Si rese conto che, nonostante tutte le lotte, la sua Ombra non era altro che quella parte di sé stesso che aveva rifiutato molte volte, ma in quell'istante, mentre lo guardò negli occhi, capì che doveva finalmente accoglierla e portarla con sé.

«Mi dispiace per tutto quello che hai dovuto passare a causa mia. Io iniziai con l'assurdità di trovare me stesso e poi ho solo combinato guai...», sussurrò Akira mentre le lacrime iniziarono a sgorgare dagli occhi.

Joka si avvicinò lentamente e gli porse una mano. 

«Non c'è bisogno di scusarsi. Siamo sempre stati legati l'uno all'altro, indissolubilmente. Ma ora è il momento di dire addio. Vai avanti, Akira. Trova la tua pace e la tua felicità, nonostante avrei voluto baciarti ancora», aggiunse con un ghigno nascosto.

Con un nodo alla gola, Akira afferrò la mano dell'Ombra e la strinse con forza, sentendo una strana sensazione di leggerezza e liberazione. Poi, lentamente, l'Ombra iniziò a dissolversi, fondendosi con l'oscurità circostante fino a scomparire del tutto.

Akira rimase lì, immobile, a guardare il vuoto lasciato dalla sua Ombra.

Si asciugò le lacrime e voltò le spalle, consapevole che sarebbe tornato, non avrebbe più negato l'affetto di sé stesso, anche il più intimo nascosto nel profondo della sua essenza oscura e maliziosa. Questo pensiero causò un brivido lungo la sua schiena.

Si voltò di scatto, arrivato a metà strada, e vide che anche Joka sorrideva maliziosamente.

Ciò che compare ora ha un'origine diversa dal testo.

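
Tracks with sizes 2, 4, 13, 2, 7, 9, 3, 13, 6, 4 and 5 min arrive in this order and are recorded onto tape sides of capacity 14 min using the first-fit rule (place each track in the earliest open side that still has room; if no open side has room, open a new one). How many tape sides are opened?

6

  2 → side 1 (new)  [load 2/14]
  4 → side 1  [load 6/14]
  13 → side 2 (new)  [load 13/14]
  2 → side 1  [load 8/14]
  7 → side 3 (new)  [load 7/14]
  9 → side 4 (new)  [load 9/14]
  3 → side 1  [load 11/14]
  13 → side 5 (new)  [load 13/14]
  6 → side 3  [load 13/14]
  4 → side 4  [load 13/14]
  5 → side 6 (new)  [load 5/14]
6 tape sides opened.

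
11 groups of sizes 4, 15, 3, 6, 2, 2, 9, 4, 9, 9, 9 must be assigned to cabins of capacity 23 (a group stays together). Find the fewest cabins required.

4

Total = 15 + 9 + 9 + 9 + 9 + 6 + 4 + 4 + 3 + 2 + 2 = 72.
Lower bound: ⌈72/23⌉ = 4 cabins.
A packing using 4 cabins:
  cabin 1: 15 + 6 + 2 = 23
  cabin 2: 9 + 9 + 4 = 22
  cabin 3: 9 + 9 + 4 = 22
  cabin 4: 3 + 2 = 5
This matches the lower bound, so 4 is optimal.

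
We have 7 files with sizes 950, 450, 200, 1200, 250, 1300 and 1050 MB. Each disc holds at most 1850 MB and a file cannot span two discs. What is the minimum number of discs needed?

Total = 1300 + 1200 + 1050 + 950 + 450 + 250 + 200 = 5400 MB.
Lower bound: ⌈5400/1850⌉ = 3 discs.
Also, 4 files each exceed 925 MB, and no two of those can share a disc, so at least 4 discs are needed.
A packing using 4 discs:
  disc 1: 1300 + 450 = 1750
  disc 2: 1200 + 250 + 200 = 1650
  disc 3: 1050 = 1050
  disc 4: 950 = 950
This matches the lower bound, so 4 is optimal.

4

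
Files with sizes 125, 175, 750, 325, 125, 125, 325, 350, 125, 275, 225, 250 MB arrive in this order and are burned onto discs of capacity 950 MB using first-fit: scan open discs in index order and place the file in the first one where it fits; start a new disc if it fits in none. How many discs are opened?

4

  125 → disc 1 (new)  [load 125/950]
  175 → disc 1  [load 300/950]
  750 → disc 2 (new)  [load 750/950]
  325 → disc 1  [load 625/950]
  125 → disc 1  [load 750/950]
  125 → disc 1  [load 875/950]
  325 → disc 3 (new)  [load 325/950]
  350 → disc 3  [load 675/950]
  125 → disc 2  [load 875/950]
  275 → disc 3  [load 950/950]
  225 → disc 4 (new)  [load 225/950]
  250 → disc 4  [load 475/950]
4 discs opened.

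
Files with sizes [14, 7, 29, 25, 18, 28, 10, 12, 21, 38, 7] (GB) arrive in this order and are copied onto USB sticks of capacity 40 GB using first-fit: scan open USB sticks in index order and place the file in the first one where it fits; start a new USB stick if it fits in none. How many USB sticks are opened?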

«Sai che tornerò, vero?», stuzzicò.

«Certo, così come so che menti a te stesso quando dici di non apprezzare anche ciò che sembra strano, come godere di baciarmi...», disse con voce sibilante, il suo sguardo giallo brillava dietro la cortina di capelli neri.

Akira sospirò, «Sono tutte conseguenze, una dietro l'altra...».

«Oh no, l'ho già detto in passato!», esclamò Joka.

«Hai sempre sottovalutato il potere dell'oscurità che risiede dentro di te, ma ora non ha più importanza, il Metaverso ha una sua vita, e io ne prenderò ogni beneficio», aggiunse.

Una seconda risata inquietante si udì uscire dalla sua bocca.

Akira sentì il suo cuore accelerare mentre lo guardava con sospetto.

«Cosa vuoi ancora da me, Joka? Che cosa stai tramando?», gli chiese con irritazione.

Joka non smise di ridere, «Ti aspetterò nel letto, mio bellissimo e affascinante me».

Akira annuì ridacchiando, un sorriso malizioso attraversò il suo viso.

«Lo so dove trovarti», ammiccò.

Con un rapido movimento, Akira si girò di nuovo e si allontanò, lasciando alle spalle il Metaverso e il suo riflesso oscuro, ma non la sua Ombra, che sarebbe rimasta sempre lì, a osservarlo da un angolo nascosto della sua mente.